Art Institute of Chicago
111 South Michigan Avenue
Thur, 10:30 a.m.–8 p.m.
Fri–Sun, 10:30 a.m.– 5 p.m.
When you sit at a computer all day, cool graphic design, photo-montages and manipulated images are nothing new. But when artists from Central and Eastern Europe decided in the early 20th century to apply modernist sensibilities to everyday objects, it was groundbreaking. Avant-Garde Art in Everyday Life, which runs through October 9 at the Art Institute of Chicago, features works by six innovative artists: Piet Zwart, Ladislav Sutnar, Karel Teige, El Lissitzky, Gustav Klutsis and John Heartfield. The nearly 300 works on display include photographs, books, posters and glassware that explore how the artists brought art into the mainstream.
The artists, who considered themselves designers, sought inspiration from the world around them – film, architecture, sports, industry, politics and mass media all found their way into posters and advertisements. While each of the artists has his own vision, together their works demonstrate a shift in early 20th century European design—from painterly to industrial—and provide a direct path to present day artistic modes.
The show opens with glassware by Zwart. The lemon yellow pressed glass tea service, designed by Hendrik Petrus Berlage and Zwart for the Leerdam Glass Factory c. 1924, is a beautiful example of what happens when design meets function. The 18-piece set features plates, cups, saucers, a teapot and sugar bowl, all with strong angles. Zwart, a Dutch industrial designer, also gave an artistic overhaul to practical items like calendars and stationery.
Much of the work has a strong political bent and Soviet propagandist Klutsis and Teige, the leader of the Czech avant-garde, were ultimately killed in Stalinist purges. Heartfield, a German, pioneered photo-montage and was outspoken against Fascism. His The Hand Has Five Fingers (1928), a lithograph of a hand on ivory wove paper, was a well-known poster that supported the Communist party. Heartfield, who studied graphic arts and worked briefly in animated film, also designed covers for left-wing novels published by his brother Wieland’s company, Malik Press. Hands also appear in Klutsis’ Worker Men and Women: Everyone Vote in the Soviet Elections from 1930. A large image of his own hand is overlaid with many smaller hands and the heads of leaders of the Soviet state.

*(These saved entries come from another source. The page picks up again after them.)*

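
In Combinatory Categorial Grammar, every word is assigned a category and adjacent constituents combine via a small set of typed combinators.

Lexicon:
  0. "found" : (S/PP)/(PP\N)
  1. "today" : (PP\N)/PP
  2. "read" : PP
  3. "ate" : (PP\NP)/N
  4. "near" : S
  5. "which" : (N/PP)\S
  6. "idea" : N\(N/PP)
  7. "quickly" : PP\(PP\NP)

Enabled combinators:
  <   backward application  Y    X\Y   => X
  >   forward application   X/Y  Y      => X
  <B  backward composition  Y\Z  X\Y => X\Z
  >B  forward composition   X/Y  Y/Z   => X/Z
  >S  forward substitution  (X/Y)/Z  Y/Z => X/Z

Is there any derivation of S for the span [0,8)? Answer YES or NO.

YES

[0,8] S   >
  [0,3] S/PP   >
    [0,1] "found" : (S/PP)/(PP\N)
    [1,3] PP\N   >
      [1,2] "today" : (PP\N)/PP
      [2,3] "read" : PP
  [3,8] PP   <
    [3,7] PP\NP   >
      [3,4] "ate" : (PP\NP)/N
      [4,7] N   <
        [4,5] "near" : S
        [5,7] N\S   <B
          [5,6] "which" : (N/PP)\S
          [6,7] "idea" : N\(N/PP)
    [7,8] "quickly" : PP\(PP\NP)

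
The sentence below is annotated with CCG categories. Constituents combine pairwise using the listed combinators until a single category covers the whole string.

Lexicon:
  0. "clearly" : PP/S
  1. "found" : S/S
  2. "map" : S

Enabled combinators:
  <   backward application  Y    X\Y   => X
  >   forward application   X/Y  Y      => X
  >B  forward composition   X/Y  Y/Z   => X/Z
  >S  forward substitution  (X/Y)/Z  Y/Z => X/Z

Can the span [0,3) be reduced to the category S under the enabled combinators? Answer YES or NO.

PP/S S/S S
CKY chart[0,3] = {PP}; S ∉ chart

NO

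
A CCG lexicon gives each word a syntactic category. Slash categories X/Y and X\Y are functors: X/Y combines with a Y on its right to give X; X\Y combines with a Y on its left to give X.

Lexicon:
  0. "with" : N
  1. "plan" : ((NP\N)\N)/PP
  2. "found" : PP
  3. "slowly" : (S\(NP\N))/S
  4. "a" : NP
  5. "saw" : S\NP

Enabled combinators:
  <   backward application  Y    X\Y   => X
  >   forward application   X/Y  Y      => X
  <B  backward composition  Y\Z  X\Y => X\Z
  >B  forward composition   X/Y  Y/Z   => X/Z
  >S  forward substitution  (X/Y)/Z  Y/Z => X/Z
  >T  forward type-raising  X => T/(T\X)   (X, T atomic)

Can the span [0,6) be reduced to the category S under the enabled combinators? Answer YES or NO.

[0,6] S   <
  [0,3] NP\N   <
    [0,1] "with" : N
    [1,3] (NP\N)\N   >
      [1,2] "plan" : ((NP\N)\N)/PP
      [2,3] "found" : PP
  [3,6] S\(NP\N)   >
    [3,4] "slowly" : (S\(NP\N))/S
    [4,6] S   >
      [4,5] S/(S\NP)   >T
        [4,5] "a" : NP
      [5,6] "saw" : S\NP

YES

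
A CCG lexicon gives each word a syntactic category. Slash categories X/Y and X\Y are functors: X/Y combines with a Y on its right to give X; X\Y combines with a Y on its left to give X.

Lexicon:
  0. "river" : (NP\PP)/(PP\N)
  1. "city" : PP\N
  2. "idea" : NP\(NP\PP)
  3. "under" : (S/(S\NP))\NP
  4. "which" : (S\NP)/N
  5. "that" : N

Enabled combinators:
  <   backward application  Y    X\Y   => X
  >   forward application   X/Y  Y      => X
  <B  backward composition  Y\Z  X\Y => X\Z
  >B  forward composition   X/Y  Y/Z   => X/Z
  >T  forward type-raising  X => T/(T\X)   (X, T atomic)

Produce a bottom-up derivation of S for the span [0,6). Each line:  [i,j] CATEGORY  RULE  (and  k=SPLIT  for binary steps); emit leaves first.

[0,6] S   >
  [0,4] S/(S\NP)   <
    [0,3] NP   <
      [0,2] NP\PP   >
        [0,1] "river" : (NP\PP)/(PP\N)
        [1,2] "city" : PP\N
      [2,3] "idea" : NP\(NP\PP)
    [3,4] "under" : (S/(S\NP))\NP
  [4,6] S\NP   >
    [4,5] "which" : (S\NP)/N
    [5,6] "that" : N

[0,1] (NP\PP)/(PP\N)  lex  "river"
[1,2] PP\N  lex  "city"
[0,2] NP\PP  >  k=1
[2,3] NP\(NP\PP)  lex  "idea"
[0,3] NP  <  k=2
[3,4] (S/(S\NP))\NP  lex  "under"
[0,4] S/(S\NP)  <  k=3
[4,5] (S\NP)/N  lex  "which"
[5,6] N  lex  "that"
[4,6] S\NP  >  k=5
[0,6] S  >  k=4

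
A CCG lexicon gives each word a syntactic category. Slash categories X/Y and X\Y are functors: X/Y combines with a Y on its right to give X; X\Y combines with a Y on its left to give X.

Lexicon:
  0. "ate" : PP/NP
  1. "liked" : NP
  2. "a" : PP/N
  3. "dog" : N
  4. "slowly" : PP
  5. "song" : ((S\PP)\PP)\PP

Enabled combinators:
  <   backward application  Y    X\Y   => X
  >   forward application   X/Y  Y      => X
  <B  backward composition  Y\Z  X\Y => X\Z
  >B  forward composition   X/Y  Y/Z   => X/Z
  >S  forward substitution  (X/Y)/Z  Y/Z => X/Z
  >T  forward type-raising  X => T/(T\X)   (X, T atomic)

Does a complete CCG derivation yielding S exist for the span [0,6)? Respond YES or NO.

YES

[0,6] S   <
  [0,2] PP   >
    [0,1] "ate" : PP/NP
    [1,2] "liked" : NP
  [2,6] S\PP   <
    [2,4] PP   >
      [2,3] "a" : PP/N
      [3,4] "dog" : N
    [4,6] (S\PP)\PP   <
      [4,5] "slowly" : PP
      [5,6] "song" : ((S\PP)\PP)\PP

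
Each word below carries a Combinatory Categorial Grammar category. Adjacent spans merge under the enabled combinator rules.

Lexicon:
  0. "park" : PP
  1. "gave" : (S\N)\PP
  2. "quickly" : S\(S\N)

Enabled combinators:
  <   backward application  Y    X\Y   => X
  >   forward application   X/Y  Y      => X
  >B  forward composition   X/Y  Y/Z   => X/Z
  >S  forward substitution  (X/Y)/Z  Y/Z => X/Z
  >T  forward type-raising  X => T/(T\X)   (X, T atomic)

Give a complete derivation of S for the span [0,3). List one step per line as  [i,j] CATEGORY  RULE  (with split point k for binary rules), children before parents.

[0,1] PP  lex  "park"
[1,2] (S\N)\PP  lex  "gave"
[0,2] S\N  <  k=1
[2,3] S\(S\N)  lex  "quickly"
[0,3] S  <  k=2

[0,3] S   <
  [0,2] S\N   <
    [0,1] "park" : PP
    [1,2] "gave" : (S\N)\PP
  [2,3] "quickly" : S\(S\N)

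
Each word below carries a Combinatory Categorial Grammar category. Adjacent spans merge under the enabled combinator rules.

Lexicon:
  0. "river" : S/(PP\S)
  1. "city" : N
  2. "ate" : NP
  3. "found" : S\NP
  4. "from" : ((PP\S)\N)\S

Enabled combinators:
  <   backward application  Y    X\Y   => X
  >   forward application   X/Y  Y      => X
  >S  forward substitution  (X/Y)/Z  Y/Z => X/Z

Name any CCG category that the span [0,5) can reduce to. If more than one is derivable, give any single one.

S

[0,5] S   >
  [0,1] "river" : S/(PP\S)
  [1,5] PP\S   <
    [1,2] "city" : N
    [2,5] (PP\S)\N   <
      [2,4] S   <
        [2,3] "ate" : NP
        [3,4] "found" : S\NP
      [4,5] "from" : ((PP\S)\N)\S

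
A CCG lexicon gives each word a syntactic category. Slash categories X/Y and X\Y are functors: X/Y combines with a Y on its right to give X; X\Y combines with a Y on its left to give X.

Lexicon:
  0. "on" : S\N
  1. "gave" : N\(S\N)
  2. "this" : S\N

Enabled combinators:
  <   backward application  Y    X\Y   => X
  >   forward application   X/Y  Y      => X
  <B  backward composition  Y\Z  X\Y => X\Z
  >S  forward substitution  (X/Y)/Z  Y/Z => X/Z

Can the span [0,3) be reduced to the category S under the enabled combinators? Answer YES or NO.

YES

[0,3] S   <
  [0,2] N   <
    [0,1] "on" : S\N
    [1,2] "gave" : N\(S\N)
  [2,3] "this" : S\N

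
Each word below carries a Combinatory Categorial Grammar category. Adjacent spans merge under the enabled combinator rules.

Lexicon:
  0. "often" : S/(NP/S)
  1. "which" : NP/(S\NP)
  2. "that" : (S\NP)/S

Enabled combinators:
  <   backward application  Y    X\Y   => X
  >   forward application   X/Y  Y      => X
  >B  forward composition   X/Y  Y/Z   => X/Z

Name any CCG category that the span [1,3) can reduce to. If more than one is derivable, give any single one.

NP/S

[0,3] S   >
  [0,1] "often" : S/(NP/S)
  [1,3] NP/S   >B
    [1,2] "which" : NP/(S\NP)
    [2,3] "that" : (S\NP)/S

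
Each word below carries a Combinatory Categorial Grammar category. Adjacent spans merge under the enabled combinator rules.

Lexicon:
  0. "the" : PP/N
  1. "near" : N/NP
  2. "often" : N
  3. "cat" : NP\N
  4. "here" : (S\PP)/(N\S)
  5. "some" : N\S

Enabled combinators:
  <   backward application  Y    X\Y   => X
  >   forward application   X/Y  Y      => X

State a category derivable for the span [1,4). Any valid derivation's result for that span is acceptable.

N

[0,6] S   <
  [0,4] PP   >
    [0,1] "the" : PP/N
    [1,4] N   >
      [1,2] "near" : N/NP
      [2,4] NP   <
        [2,3] "often" : N
        [3,4] "cat" : NP\N
  [4,6] S\PP   >
    [4,5] "here" : (S\PP)/(N\S)
    [5,6] "some" : N\S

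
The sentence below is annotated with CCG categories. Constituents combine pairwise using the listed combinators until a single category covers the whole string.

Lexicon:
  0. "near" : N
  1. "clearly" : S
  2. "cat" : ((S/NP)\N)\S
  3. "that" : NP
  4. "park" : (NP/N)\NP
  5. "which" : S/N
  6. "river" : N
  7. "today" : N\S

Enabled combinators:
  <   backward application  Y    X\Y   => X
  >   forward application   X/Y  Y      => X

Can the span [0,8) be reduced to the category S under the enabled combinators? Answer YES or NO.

YES

[0,8] S   >
  [0,3] S/NP   <
    [0,1] "near" : N
    [1,3] (S/NP)\N   <
      [1,2] "clearly" : S
      [2,3] "cat" : ((S/NP)\N)\S
  [3,8] NP   >
    [3,5] NP/N   <
      [3,4] "that" : NP
      [4,5] "park" : (NP/N)\NP
    [5,8] N   <
      [5,7] S   >
        [5,6] "which" : S/N
        [6,7] "river" : N
      [7,8] "today" : N\S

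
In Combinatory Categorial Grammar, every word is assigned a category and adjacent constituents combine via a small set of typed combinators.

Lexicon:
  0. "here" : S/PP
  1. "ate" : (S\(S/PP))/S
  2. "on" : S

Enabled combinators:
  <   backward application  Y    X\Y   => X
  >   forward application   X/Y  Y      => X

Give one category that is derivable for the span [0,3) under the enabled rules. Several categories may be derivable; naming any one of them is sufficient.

[0,3] S   <
  [0,1] "here" : S/PP
  [1,3] S\(S/PP)   >
    [1,2] "ate" : (S\(S/PP))/S
    [2,3] "on" : S

S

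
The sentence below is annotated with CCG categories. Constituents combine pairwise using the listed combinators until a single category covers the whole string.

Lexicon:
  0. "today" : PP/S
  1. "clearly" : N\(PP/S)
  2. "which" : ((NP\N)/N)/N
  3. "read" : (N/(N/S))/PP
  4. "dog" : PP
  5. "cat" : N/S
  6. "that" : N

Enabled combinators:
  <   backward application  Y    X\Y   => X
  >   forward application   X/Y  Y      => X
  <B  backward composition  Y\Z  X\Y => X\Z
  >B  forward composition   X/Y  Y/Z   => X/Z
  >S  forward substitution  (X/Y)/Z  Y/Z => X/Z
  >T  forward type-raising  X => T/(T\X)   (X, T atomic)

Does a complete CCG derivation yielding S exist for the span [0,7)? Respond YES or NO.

NO

PP/S N\(PP/S) ((NP\N)/N)/N (N/(N/S))/PP PP N/S N
CKY chart[0,7] = {N/(N\NP), NP, NP/(NP\NP), NP/(N\N), PP/(PP\NP), S/(S\NP)}; S ∉ chart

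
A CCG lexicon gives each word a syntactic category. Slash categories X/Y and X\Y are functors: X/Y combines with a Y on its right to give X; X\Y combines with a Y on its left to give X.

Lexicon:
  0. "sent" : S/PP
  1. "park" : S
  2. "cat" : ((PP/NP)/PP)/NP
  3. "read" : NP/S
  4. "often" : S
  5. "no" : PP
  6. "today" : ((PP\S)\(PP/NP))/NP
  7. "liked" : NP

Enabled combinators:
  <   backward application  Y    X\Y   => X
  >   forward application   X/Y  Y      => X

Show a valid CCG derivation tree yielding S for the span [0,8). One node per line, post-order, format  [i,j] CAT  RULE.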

Overall, the show presents a vast swath of media at one of its most compelling times. The intersection of art and politics brings to mind the logos and images that modern day campaigns present. The displays of artful book jackets are similar to the heavily designed book covers that we find today. The visually compelling works are a reminder that art has many purposes, and that spreading information and making a political statement are among them.